On l’appelait tout simplement « Abou Youssef », parce qu’il le souhaitait, parce que son humilité refusait les honneurs et les titres. Mohamed Youssef Beydoun, qui vient de nous quitter, était ainsi : modeste et proche des gens. J’ai eu l’honneur d’être son conseiller culturel quand, en 1998, dans le gouvernement de Salim el-Hoss, on lui confia trois portefeuilles à la fois : l’Éducation nationale ; la Jeunesse et les Sports ; l’Enseignement technique et professionnel et la Culture. Mission apparemment impossible qu’il réussit pourtant à mener à bien, grâce à sa ténacité et son bon sens. Je me souviens qu’il veillait jusqu’à trois heures du matin pour terminer son courrier, et qu’il voyait à peine sa famille à cause du temps passé à diriger ces trois ministères. Honnête et scrupuleux, Abou Youssef était un homme d’action, capable de convaincre les autorités, les ambassades ou les organisations internationales de débloquer les fonds nécessaires pour la bonne marche de l’administration dont il avait la charge, tant et si bien qu’on avait fini par le surnommer « Mister Done » !

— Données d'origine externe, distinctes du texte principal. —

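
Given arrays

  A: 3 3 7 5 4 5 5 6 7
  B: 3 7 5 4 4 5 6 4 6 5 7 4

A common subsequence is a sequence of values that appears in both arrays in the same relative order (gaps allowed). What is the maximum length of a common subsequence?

Match 3 [2,1], 7 [3,2], 5 [4,3], 4 [5,5], 5 [6,6], 5 [7,10], 7 [9,11] — 7 values in the same relative order in both. The LCS DP gives dp[9][12] = 7, so this is optimal.

7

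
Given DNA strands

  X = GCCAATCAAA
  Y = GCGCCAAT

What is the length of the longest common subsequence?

Let dp[i][j] be the LCS length of the first i bases of X and the first j bases of Y. dp[i][j] = dp[i-1][j-1]+1 when the i-th and j-th bases match, else max(dp[i-1][j], dp[i][j-1]).
    ·  G  C  G  C  C  A  A  T
 ·  0  0  0  0  0  0  0  0  0
 G  0  1  1  1  1  1  1  1  1
 C  0  1  2  2  2  2  2  2  2
 C  0  1  2  2  3  3  3  3  3
 A  0  1  2  2  3  3  4  4  4
 A  0  1  2  2  3  3  4  5  5
 T  0  1  2  2  3  3  4  5  6
 C  0  1  2  2  3  4  4  5  6
 A  0  1  2  2  3  4  5  5  6
 A  0  1  2  2  3  4  5  6  6
 A  0  1  2  2  3  4  5  6  6
dp[10][8] = 6. One LCS (by backtracking along matches): GCCAAT.

6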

Au cours de son mandat, des réalisations importantes furent accomplies au ministère de la Culture. D’abord, la mise en place du chantier de reconstruction de la Bibliothèque nationale du Liban, avec le concours de la Bibliothèque nationale de France et l’apport précieux du regretté Jean-Marc Bonfils. Délogée pendant la guerre de la place de l’Étoile, cette bibliothèque, dont les livres moisissaient au sein du campus de l’Université libanaise à Hadeth, a finalement élu domicile dans l’enceinte de la Faculté de droit de Sanayeh. Abou Youssef avait vaillamment imposé son projet au gouvernement de l’époque, malgré les convoitises du ministère de l’Intérieur qui cherchait à lui confisquer ces locaux pour les annexer à son propre bâtiment. ll avait également fondé la Cinémathèque nationale, mené à bien la manifestation « Beyrouth capitale culturelle du monde arabe » parrainée par l’Unesco, introduit la numérotation ISBN au Liban pour le plus grand bonheur des libraires et des éditeurs, implanté des CLAC (centres de lecture et d’animation culturelle) aux quatre coins du pays, créé avec le directeur du Conservatoire, Walid Gholmieh, l’Orchestre symphonique du Liban et l’Orchestre oriental, et aménagé un studio de production audiovisuelle au sein du ministère. Il avait aussi lancé une campagne à la télévision pour sensibiliser le public à l’importance de la lecture, et rendu hommage à plusieurs écrivains libanais de renom, dont le grand poète Joseph Harb, et aux différents responsables des pages culturelles de la presse libanaise.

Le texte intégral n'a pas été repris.